Le déroulement même des COP est à l’image de cette emprise croissante. Plus encore que les précédentes, la conférence de Madrid était sponsorisée par les pollueurs. Ainsi, les deux grands groupes énergétiques espagnols, Iberdrola et Endesa, ont financé le sommet à hauteur de 2 millions d’euros chacun [4]. Par contre, deux cents activistes d’ONG ont été chassé.e.s du centre de congrès et les représentants des pays pauvres ont été exclus de certaines réunions finales… [5]
Certains mettent leurs espoirs dans le sommet entre l’Union européenne et la Chine, qui aura lieu en septembre 2020, quelques mois avant Glasgow. Il faut être complètement hors du réel pour imaginer qu’un accord entre ces deux impérialismes (ou d’autres accords bilatéraux) puisse amener la COP26 sur la voie d’une sortie juste et efficace de la crise climatique.
Le « Green Deal » dont l’Union Européenne a annoncé le lancement lors de la COP25 ne laisse aucun doute. « Carpe, je te baptise lapin » : le « développement durable » ne suffisant plus à faire illusion, ce « Green Deal » n’est rien d’autre que le nouveau masque du capitalisme vert (auquel on ajoute une touche de « transition juste », pour endormir les syndicats)… Pour protéger la compétitivité, on imposera une taxe à l’importation… mais l’Union pourra continuer à exporter vers le Sud ses produits agricoles à bas prix, qui ruinent les producteurs locaux.
A Madrid, le gouvernement chinois s’est posé en défenseur du Sud global. Il a mis comme préalable à la hausse de ses objectifs climatiques que les pays riches honorent leurs promesses d’aide financière et de compensation pour les « pertes et dommages » endurés dans les pays pauvres. Mais ce n’est que de la tactique. Comme celles de tout impérialisme, les préoccupations de Pékin sont géostratégiques : étendre son emprise extérieure et renforcer son potentiel militaire… tout en interdisant à quiconque de protester contre les violations des droits humains à l’intérieur.
L’UE et la Chine n’ont qu’une chose en tête : profiter du climato-négationnisme de l’adminis-tration US pour conquérir les marchés du « capitalisme vert »… et l’hégémonie mondiale.
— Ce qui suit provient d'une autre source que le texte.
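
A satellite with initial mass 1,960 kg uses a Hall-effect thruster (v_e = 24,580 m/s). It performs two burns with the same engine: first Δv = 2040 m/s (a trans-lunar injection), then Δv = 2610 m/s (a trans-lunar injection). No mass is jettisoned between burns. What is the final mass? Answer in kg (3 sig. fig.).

After the first burn: m = 1960 × exp(−2040/24580.0) = 1960 × 0.92036 = 1,803.91 kg.
After the second burn: m = 1,803.91 × exp(−2610/24580.0) = 1,803.91 × 0.89926 = 1,622.18 kg.

final mass ≈ 1620 kg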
L’envers de la médaille, c’est la délocalisation des productions sales vers les pays de la péri-phérie, le stockage géologique du CO2, le développement insensé du nucléaire, la non compta-bilisation des émissions grises [6] et de celles du transport international, l’accaparement des capacités d’absorption du CO2 par les sols et les forêts… Ce n’est pas par hasard que la Chine relance sa production charbonnière.
Avec deux autres activistes, Greta Thunberg écrivait récemment que « la crise climatique ne porte pas que sur l’environnement. C’est une crise des droits humains, de la justice, de la volonté politique. Elle a été nourrie par les systèmes d’oppression coloniaux, racistes et patriarcaux. Nous devons tous les démanteler. » [7] A la tribune de la COP, la jeune Suédoise a déclaré que la solution ne viendrait pas des sommets, mais des peuples. C’est en effet la conclusion qui s’impose après un quart de siècle de grand-messes climatiques capitalistes : la solution viendra de la lutte, pas des COP !
Aucun mécanisme de marché n’arrêtera la catastrophe climatique provoquée par le marché. La destruction de la société et de la nature sont les deux faces d’une même médaille. Réparer la société et la nature demande impérativement de produire moins, transporter moins, et partager plus, pour satisfaire les besoins sociaux réels, pas ceux de l’accumulation du capital. C’est un choix de société, un choix de civilisation. Il ne peut être posé et tranché que dans les luttes. L’ennemi doit être clairement désigné : l’ennemi, c’est le système capitaliste, productiviste, exploiteur, raciste, patriarcal et mortifère.